With a punchy melody and a dash of angst, “Slacker Song” introduces us to the protagonist of BTCS, who here takes on the role of the burnout who just can’t seem to straighten out his life, however he might try. And that, I think, is the simple tragedy that makes “Slacker Song” a perfect introduction to this album– the awareness that something is deeply wrong with your life matched with a feeling of being powerless to fix it. This theme carries through the rest of the album as our protagonist navigates complicated emotions and relationships, but in “Slacker Song,” we’re introduced to this idea in a deeply relatable way. This song invites us into the world of our protagonist, asking us to examine the innumerable ways in which we, ourselves, have failed to live up to our potential.
The lyrics are composed of simple language and a largely defeatist attitude, qualities which give the song somewhat of an adolescent feel. What differentiates this song from similar ones of the genre, though, is the faint implication of hope, of regaining autonomy: “I feel my life just slipping away/ I’ll get back one of these days.”
The next single from BTCS, “Chillin” diverts from the rest of the album stylistically. This is a bold thing to say, because it’s hard to pinpoint a stylistic throughline in this multi-genre work from which to divert. I’ll say it anyways.
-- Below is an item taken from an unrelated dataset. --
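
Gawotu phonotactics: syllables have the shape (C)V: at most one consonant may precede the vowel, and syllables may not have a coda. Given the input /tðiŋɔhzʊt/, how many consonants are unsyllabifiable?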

Over a trap beat and heavy synthesizer, “Chillin” suggests that we just “…relax and sit back.” Where “Slacker Song” asks us to sympathize with the protagonist as an artist, “Chillin” asks us to sympathize with him as a friend. Rather than being invited into the protagonist’s world, we are asked to share it, creating a sense of intimacy that strengthens the value of the vulnerable content in the songs to come.
When Renken-Kapatos repeats the line, “We chillin,” it seems to be equal parts statement and question: we are asked to participate in this world, to consider our relationship with its author– will we accept?
Still, the rhetorical appeal of the song is subtle and does not detract from the song’s ability to get stuck in your head. “Chillin” is skillful in the way in which it avoids masking harsh realities with levity. No, instead it acknowledges the way in which contrasting moods must work in tandem through the course of BTCS.
Trippy Tiptoe Tango
The final single from BTCS, “Trippy Tiptoe Tango” is the first song which delves into Renken-Kapatos’s relationship with his step-father, the person who he describes as first bully.
“You’re a wicked, wicked kind of mean,” he laments.
The song’s title describes the delicate dance required to grow up around a domineering father figure, and the scars that linger after every misstep.
“Walking on eggshells all my life leads me to bleed,” he continues.
Seeing as the concept of the album is centered around healing from his relationship with his stepfather, it’s not surprising that Renken-Kapatos seems to pour his soul into this song. Especially following “Chillin,” the song is slow, sad, and deeply personal. Still, there is a kind of empowerment in the way Renken-Kapatos is able to issue an artistic “fuck you, too” to the man who told his mother, “Look me in the eyes, tell me you love me more./ Love me more than your only son.”
There is a sort of salvation in the line, “I’m done with you.”